The top drug smuggling king pin, El Chapo, has been captured thanks to the hard work and dedication of Mexican forces in cooperation with the US Drug Enforcement Agency! Thank goodness for the “War on Drugs”! Go America! Go democracy!
Well, not quite. This news comes a little over a month after it was revealed that the DEA has been working in cooperation with the Sinaloa drug cartel to smuggle billions worth of dollars into the United States in exchange for information on rival cartels.
Can you guess who led the powerfully dangerous Sinaloa cartel? That’s right, our pal El Chapo!
So let’s get this straight: The DEA has been working with the Sinaloa cartel for over a decade, helping them eliminate competition in Mexico and smuggle hard drugs into the US. Nearly 80% of all drugs flowing onto the streets of Chicago come from the Sinaloas.

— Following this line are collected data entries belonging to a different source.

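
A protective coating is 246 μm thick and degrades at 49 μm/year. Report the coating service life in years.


Service life = thickness / degradation rate
Life = 246 / 49 = 5.0 years

5.0 years


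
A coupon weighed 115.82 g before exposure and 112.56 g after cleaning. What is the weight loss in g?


Weight loss = initial − final
WL = 115.82 − 112.56 = 3.26 g

3.26 g


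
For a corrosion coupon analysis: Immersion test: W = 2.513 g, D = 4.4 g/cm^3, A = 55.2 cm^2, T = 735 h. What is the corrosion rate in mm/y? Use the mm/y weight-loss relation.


Apply the mm/y weight-loss relation: CR = 87600 * W / (D * A * T)
Numerator: 87600 * 2.513 = 220138.8
Denominator: 4.4 * 55.2 * 735 = 178516.8
CR = 220138.8 / 178516.8 = 1.2332 mm/y

1.2332 mm/y


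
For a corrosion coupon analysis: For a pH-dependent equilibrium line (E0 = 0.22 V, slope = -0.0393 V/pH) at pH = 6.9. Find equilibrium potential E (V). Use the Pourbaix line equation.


Apply the Pourbaix line equation: E = E0 + slope*pH
E = 0.22 + (-0.0393)*6.9 = 0.22 + (-0.27117) = -0.05117 V
Rounded to 4 decimal places: E = -0.0512 V

-0.0512 V


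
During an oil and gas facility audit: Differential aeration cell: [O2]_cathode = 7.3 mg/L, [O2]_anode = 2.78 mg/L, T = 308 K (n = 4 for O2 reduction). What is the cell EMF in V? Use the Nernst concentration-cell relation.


Apply the Nernst concentration-cell relation: E = (RT/nF)*ln(C_cathode/C_anode)
RT/nF = 8.314*308/(4*96485) = 0.006635 V
ln(7.3/2.78) = 0.96542
E = 0.006635 * 0.96542 = 0.00641 V

0.00641 V


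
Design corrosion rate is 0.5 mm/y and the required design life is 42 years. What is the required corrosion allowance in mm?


Corrosion allowance = CR × design life
CA = 0.5 * 42 = 21.0 mm

21.0 mm


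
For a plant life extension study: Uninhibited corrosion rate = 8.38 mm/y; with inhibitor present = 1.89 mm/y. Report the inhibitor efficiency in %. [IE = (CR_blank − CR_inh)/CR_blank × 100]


Apply the inhibitor-efficiency definition: IE = (CR_blank − CR_inh)/CR_blank × 100
IE = (8.38 − 1.89) / 8.38 × 100
IE = 6.49 / 8.38 × 100 = 77.4 %

77.4 %


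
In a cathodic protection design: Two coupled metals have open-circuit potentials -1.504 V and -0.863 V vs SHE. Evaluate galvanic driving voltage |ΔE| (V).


Driving voltage is the absolute potential difference.
|ΔE| = |-1.504 − (-0.863)| = 0.641 V

0.641 V


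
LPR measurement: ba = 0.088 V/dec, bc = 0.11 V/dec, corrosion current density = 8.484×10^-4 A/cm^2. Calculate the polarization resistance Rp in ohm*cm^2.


Apply the Stern-Geary equation: Rp = ba*bc / (2.303*icorr*(ba+bc))
ba*bc = 0.088*0.11 = 0.00968
ba+bc = 0.198; 2.303*icorr*(ba+bc) = 2.303*8.484×10^-4*0.198 = 3.8686531×10^-4
Rp = 0.00968 / 3.8686531×10^-4 = 25.0 ohm*cm^2

25.0 ohm*cm^2


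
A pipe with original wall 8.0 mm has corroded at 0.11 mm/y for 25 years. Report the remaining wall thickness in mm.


Remaining wall = original − CR × time
t = 8.0 − 0.11*25 = 8.0 − 2.75 = 5.25 mm

5.25 mm


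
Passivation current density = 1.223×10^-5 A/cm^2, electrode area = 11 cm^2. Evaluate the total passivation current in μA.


I = i_pass * A, then convert A → μA (×10^6)
I = 1.223×10^-5 * 11 * 10^6 = 134.53 μA

134.53 μA


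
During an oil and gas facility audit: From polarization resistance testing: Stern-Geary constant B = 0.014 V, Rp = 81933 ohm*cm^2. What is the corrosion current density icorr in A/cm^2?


Apply the Stern-Geary relation: icorr = B / Rp
icorr = 0.014 / 81933 = 1.709×10^-7 A/cm^2

1.709×10^-7 A/cm^2


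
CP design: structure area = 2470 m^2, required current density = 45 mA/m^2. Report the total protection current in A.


I = area * current density, then convert mA → A (÷1000)
I = 2470 * 45 / 1000 = 111.15 A

111.15 A


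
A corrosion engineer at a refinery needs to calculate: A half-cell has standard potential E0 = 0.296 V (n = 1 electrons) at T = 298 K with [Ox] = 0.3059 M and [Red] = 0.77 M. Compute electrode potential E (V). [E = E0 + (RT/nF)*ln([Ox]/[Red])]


Apply the Nernst equation: E = E0 + (RT/nF)*ln([Ox]/[Red])
Step 1: RT/nF = 8.314*298/(1*96485) = 0.02567831 V
Step 2: [Ox]/[Red] = 0.3059/0.77 = 0.397273
Step 3: ln(0.397273) = -0.923132
Step 4: correction = 0.02567831 * -0.923132 = -0.0237 V
E = 0.296 + -0.0237 = 0.2723 V

0.2723 V


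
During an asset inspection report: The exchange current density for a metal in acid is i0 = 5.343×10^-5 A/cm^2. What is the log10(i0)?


i0 = 5.343×10^-5 A/cm^2
log10(i0) = -4.272

-4.272


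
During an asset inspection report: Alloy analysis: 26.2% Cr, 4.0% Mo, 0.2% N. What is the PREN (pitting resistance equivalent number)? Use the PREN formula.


Apply the PREN formula: PREN = Cr + 3.3*Mo + 16*N
PREN = 26.2 + 3.3*4.0 + 16*0.2
PREN = 26.2 + 13.2 + 3.2 = 42.6

42.6


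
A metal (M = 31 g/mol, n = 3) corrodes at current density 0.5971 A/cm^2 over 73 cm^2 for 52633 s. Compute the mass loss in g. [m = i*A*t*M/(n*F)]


Apply Faraday's law: m = i*A*t*M / (n*F)
Total charge passed Q = i*A*t = 0.5971*73*52633 = 2294182.9939 C
m = Q*M/(n*F) = 2294182.9939*31/(3*96485) = 245.702 g

245.702 g


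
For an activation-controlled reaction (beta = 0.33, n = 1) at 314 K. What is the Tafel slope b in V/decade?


Apply the Tafel slope relation: b = 2.303*R*T/(beta*n*F)
Numerator: 2.303 * 8.314 * 314 = 6012.2
Denominator: 0.33 * 1 * 96485 = 31840.05
b = 6012.2 / 31840.05 = 0.1888 V/decade

0.1888 V/decade


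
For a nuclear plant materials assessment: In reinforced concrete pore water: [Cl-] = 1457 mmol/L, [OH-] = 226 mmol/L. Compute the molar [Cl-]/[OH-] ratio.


Threshold parameter = [Cl-] / [OH-] (molar basis; both in mmol/L, so units cancel)
Ratio = 1457 / 226 = 6.45

6.45


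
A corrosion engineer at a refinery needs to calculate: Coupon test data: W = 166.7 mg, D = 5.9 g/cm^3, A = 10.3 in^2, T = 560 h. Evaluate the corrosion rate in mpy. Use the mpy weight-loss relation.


Apply the mpy weight-loss relation: CR = 534 * W / (D * A * T)
Numerator: 534 * 166.7 = 89017.8
Denominator: 5.9 * 10.3 * 560 = 34031.2
CR = 89017.8 / 34031.2 = 2.6158 mpy

2.6158 mpy


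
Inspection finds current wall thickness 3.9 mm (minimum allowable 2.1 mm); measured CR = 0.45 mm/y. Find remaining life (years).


Apply the remaining-life relation: RL = (t_current − t_min) / CR
RL = (3.9 − 2.1) / 0.45 = 1.8 / 0.45 = 4.0 years

4.0 years


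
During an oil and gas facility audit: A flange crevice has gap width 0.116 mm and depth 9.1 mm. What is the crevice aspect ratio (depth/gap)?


Aspect ratio = depth / gap
Ratio = 9.1 / 0.116 = 78.4

78.4


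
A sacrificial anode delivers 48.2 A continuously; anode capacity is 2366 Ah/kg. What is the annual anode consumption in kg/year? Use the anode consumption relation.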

This information is revealed to the public via court documents, and not even a month later, El Chapo is captured, bringing praise to the very agency that has protected the Sinaloas.
That brings me to the conclusion that the War on Drugs is not about stopping the flow of illegal drugs into the US or into the hands of Americans, but instead about using drugs to systematically corrupt, incarcerate, and destroy innocent lives in the name of control and profits.
Private prisons love higher incarceration rates and actually depend on them to thrive. Local police departments love getting new toys (tanks, armored vehicles, SWAT gear, etc) to fight increased drug violence and the terror that it generates.
Since 2002, the US has had the highest incarceration rate of any country on this planet. We house 25% of the world’s prison population. Minority groups are disproportionately incarcerated despite a near equal drug usage rate (in fact, white Americans have been shown to use harder drugs a higher percentage of the time, yet the minority groups suffer the higher incarceration rate).
So next time you are in an argument over the War on Drugs, you can confidently say that it is a failed system. In fact, calling it a failed system is generous; it was deliberately contrived to fail.
It is time for a massive overhaul, if not outright elimination, of the DEA. If the accusations and reports are true, and I believe they are, then the agency is directly responsible for an untold amount of death and destruction of American and Mexican lives. Claiming to fight the influx of drugs on the one hand, while enabling those same drugs to enter the country on the other, is downright criminal.
It is time to end the political theatre called the War on Drugs.